Legislation introduced by Assemblyman Avi Schnall (D-30) passed the Assembly Telecommunications and Utilities Committee in a 5-1 vote. The bill targets the unchecked profit margins of electric utility companies, which rake in billions in profit while passing the burden of infrastructure upgrades directly onto consumers.
Under current law, electric utility providers are allowed to invest in infrastructure improvements and then recoup those costs — plus profit — through rate hikes approved by the New Jersey Board of Public Utilities (BPU). However, there is no defined mechanism in place to cap those profit margins, even as customers shoulder ever-increasing bills.
“New Jersey residents are not ATM machines,” said Assemblyman Schnall. “With electricity rates set to spike again in June, we must act decisively to curb runaway costs and put consumers first — not corporate profits.”

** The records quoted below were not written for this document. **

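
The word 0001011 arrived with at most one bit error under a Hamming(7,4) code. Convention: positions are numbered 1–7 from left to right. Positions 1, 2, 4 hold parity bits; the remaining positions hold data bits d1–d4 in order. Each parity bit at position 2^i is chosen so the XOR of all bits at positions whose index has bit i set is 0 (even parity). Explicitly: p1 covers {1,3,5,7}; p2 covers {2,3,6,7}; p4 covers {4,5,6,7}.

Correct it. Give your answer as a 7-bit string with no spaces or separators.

s1 (pos 1,3,5,7): 0⊕0⊕0⊕1 = 1
s2 (pos 2,3,6,7): 0⊕0⊕1⊕1 = 0
s4 (pos 4,5,6,7): 1⊕0⊕1⊕1 = 1
Syndrome s4…s1 = 101 → error at position 5.
Flip position 5: 0001011 → 0001111

0001111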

Assemblyman Schnall’s legislation, A-5436, would require the BPU to determine the lowest reasonable profit margin for utility companies and cap customer rate increases accordingly. This ensures that utility providers can continue to modernize and maintain infrastructure without generating excessive profit at the public’s expense.
“Utility companies are posting billions in annual profit, while too many families are forced to choose between paying the electric bill or putting food on the table,” Schnall added. “This legislation strikes a balance: it safeguards critical infrastructure investment while putting an end to unchecked profiteering.”